The partnership between Ayrton Senna, McLaren and Honda is known as one of the greatest in F1 history. Their last triumph took place at the 1992 Italian GP, 25 years ago, when the Brazilian won at Monza for the second time in his career.
The successful partnership started with a pole position at the 1988 Brazilian GP, and the first victory came in the very next race, in San Marino, also in Italy. The statistics surrounding the marriage between the Brazilian driver, the British team and the Japanese engine manufacturer are really impressive: 80 GPs, 30 wins, 45 pole positions, 48 podium finishes and three world titles in 5 seasons total.
Senna’s relationship with Honda had already started in 1987, when the driver was at Lotus, and the team replaced their Renault engines with Honda ones before the start of the season. The Japanese admired the hard-work, technique and dedication displayed by the driver, and he was seen as a sort of samurai – a revered warrior in Japanese culture.
The way Senna is worshipped in Japan was explained by journalist Luciano Tsuda, who lives in Japan and was one of our guests on Senna TV, in 2016.
Another important – and curious – factor that allowed the partnership to flourish in three different continents was the fact that Senna’s three world titles were secured in Japan, (1988, 1990 and 1991), at Suzuka.
Even after Honda left McLaren, at the end of 1992, Senna was still able to win the 1993 Japanese GP with a Ford motor, and received a standing ovation at the speedway for the 40th win in his career.
In England, a country obsessed with motor sports, Senna became famous a lot earlier. By 1981, the Brazilian had moved to the UK to start his career in open-wheel racing – in Formula Ford, to be more precise.
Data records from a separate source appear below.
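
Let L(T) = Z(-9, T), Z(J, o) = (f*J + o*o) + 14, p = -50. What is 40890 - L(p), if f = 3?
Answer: 38403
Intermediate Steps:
Z(J, o) = 14 + o**2 + 3*J (Z(J, o) = (3*J + o*o) + 14 = (3*J + o**2) + 14 = (o**2 + 3*J) + 14 = 14 + o**2 + 3*J)
L(T) = -13 + T**2 (L(T) = 14 + T**2 + 3*(-9) = 14 + T**2 - 27 = -13 + T**2)
40890 - L(p) = 40890 - (-13 + (-50)**2) = 40890 - (-13 + 2500) = 40890 - 1*2487 = 40890 - 2487 = 38403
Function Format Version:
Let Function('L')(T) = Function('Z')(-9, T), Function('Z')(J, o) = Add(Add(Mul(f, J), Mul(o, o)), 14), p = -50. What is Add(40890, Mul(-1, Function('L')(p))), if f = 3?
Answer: 38403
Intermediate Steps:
Function('Z')(J, o) = Add(14, Pow(o, 2), Mul(3, J)) (Function('Z')(J, o) = Add(Add(Mul(3, J), Mul(o, o)), 14) = Add(Add(Mul(3, J), Pow(o, 2)), 14) = Add(Add(Pow(o, 2), Mul(3, J)), 14) = Add(14, Pow(o, 2), Mul(3, J)))
Function('L')(T) = Add(-13, Pow(T, 2)) (Function('L')(T) = Add(14, Pow(T, 2), Mul(3, -9)) = Add(14, Pow(T, 2), -27) = Add(-13, Pow(T, 2)))
Add(40890, Mul(-1, Function('L')(p))) = Add(40890, Mul(-1, Add(-13, Pow(-50, 2)))) = Add(40890, Mul(-1, Add(-13, 2500))) = Add(40890, Mul(-1, 2487)) = Add(40890, -2487) = 38403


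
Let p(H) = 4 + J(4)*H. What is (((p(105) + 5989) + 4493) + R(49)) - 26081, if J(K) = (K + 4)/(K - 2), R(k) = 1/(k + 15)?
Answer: -971199/64 ≈ -15175.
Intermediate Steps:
R(k) = 1/(15 + k)
J(K) = (4 + K)/(-2 + K)
p(H) = 4 + 4*H (p(H) = 4 + ((4 + 4)/(-2 + 4))*H = 4 + (8/2)*H = 4 + ((½)*8)*H = 4 + 4*H)
(((p(105) + 5989) + 4493) + R(49)) - 26081 = ((((4 + 4*105) + 5989) + 4493) + 1/(15 + 49)) - 26081 = ((((4 + 420) + 5989) + 4493) + 1/64) - 26081 = (((424 + 5989) + 4493) + 1/64) - 26081 = ((6413 + 4493) + 1/64) - 26081 = (10906 + 1/64) - 26081 = 697985/64 - 26081 = -971199/64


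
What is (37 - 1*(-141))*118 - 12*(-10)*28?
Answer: 24364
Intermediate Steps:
(37 - 1*(-141))*118 - 12*(-10)*28 = (37 + 141)*118 + 120*28 = 178*118 + 3360 = 21004 + 3360 = 24364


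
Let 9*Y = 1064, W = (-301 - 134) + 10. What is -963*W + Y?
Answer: 3684539/9 ≈ 4.0939e+5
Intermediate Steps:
W = -425 (W = -435 + 10 = -425)
Y = 1064/9 (Y = (⅑)*1064 = 1064/9 ≈ 118.22)
-963*W + Y = -963*(-425) + 1064/9 = 409275 + 1064/9 = 3684539/9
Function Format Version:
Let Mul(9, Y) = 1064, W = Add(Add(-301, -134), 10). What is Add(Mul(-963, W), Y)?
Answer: Rational(3684539, 9) ≈ 4.0939e+5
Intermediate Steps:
W = -425 (W = Add(-435, 10) = -425)
Y = Rational(1064, 9) (Y = Mul(Rational(1, 9), 1064) = Rational(1064, 9) ≈ 118.22)
Add(Mul(-963, W), Y) = Add(Mul(-963, -425), Rational(1064, 9)) = Add(409275, Rational(1064, 9)) = Rational(3684539, 9)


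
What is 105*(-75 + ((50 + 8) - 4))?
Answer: -2205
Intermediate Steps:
105*(-75 + ((50 + 8) - 4)) = 105*(-75 + (58 - 4)) = 105*(-75 + 54) = 105*(-21) = -2205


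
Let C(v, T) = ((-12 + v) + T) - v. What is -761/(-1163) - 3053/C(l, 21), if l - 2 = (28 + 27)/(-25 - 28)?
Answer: -3543790/10467 ≈ -338.57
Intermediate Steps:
l = 51/53 (l = 2 + (28 + 27)/(-25 - 28) = 2 + 55/(-53) = 2 + 55*(-1/53) = 2 - 55/53 = 51/53 ≈ 0.96226)
C(v, T) = -12 + T (C(v, T) = (-12 + T + v) - v = -12 + T)
-761/(-1163) - 3053/C(l, 21) = -761/(-1163) - 3053/(-12 + 21) = -761*(-1/1163) - 3053/9 = 761/1163 - 3053*1/9 = 761/1163 - 3053/9 = -3543790/10467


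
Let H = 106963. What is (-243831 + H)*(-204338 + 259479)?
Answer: -7547038388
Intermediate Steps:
(-243831 + H)*(-204338 + 259479) = (-243831 + 106963)*(-204338 + 259479) = -136868*55141 = -7547038388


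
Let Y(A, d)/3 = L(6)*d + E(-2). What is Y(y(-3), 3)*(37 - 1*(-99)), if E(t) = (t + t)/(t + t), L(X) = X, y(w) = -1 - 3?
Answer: 7752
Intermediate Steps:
y(w) = -4
E(t) = 1 (E(t) = (2*t)/((2*t)) = (2*t)*(1/(2*t)) = 1)
Y(A, d) = 3 + 18*d (Y(A, d) = 3*(6*d + 1) = 3*(1 + 6*d) = 3 + 18*d)
Y(y(-3), 3)*(37 - 1*(-99)) = (3 + 18*3)*(37 - 1*(-99)) = (3 + 54)*(37 + 99) = 57*136 = 7752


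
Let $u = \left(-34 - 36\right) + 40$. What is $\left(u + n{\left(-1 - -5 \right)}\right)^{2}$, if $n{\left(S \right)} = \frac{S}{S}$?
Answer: $841$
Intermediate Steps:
$n{\left(S \right)} = 1$
$u = -30$ ($u = -70 + 40 = -30$)
$\left(u + n{\left(-1 - -5 \right)}\right)^{2} = \left(-30 + 1\right)^{2} = \left(-29\right)^{2} = 841$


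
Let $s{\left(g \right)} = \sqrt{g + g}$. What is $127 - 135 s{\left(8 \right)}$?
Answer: $-413$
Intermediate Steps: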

After winning the Formula Ford 1600, FF 2000 and Formula 3 titles, besides breaking long-standing records in all of those categories, Senna arrived in F1 as a Toleman driver. The British team had offered the Brazilian a spot in the 1984 season. From then on, Senna only competed in British teams in F1, and his success excited Brazilians, the British, the Japanese, and fans from all over the world.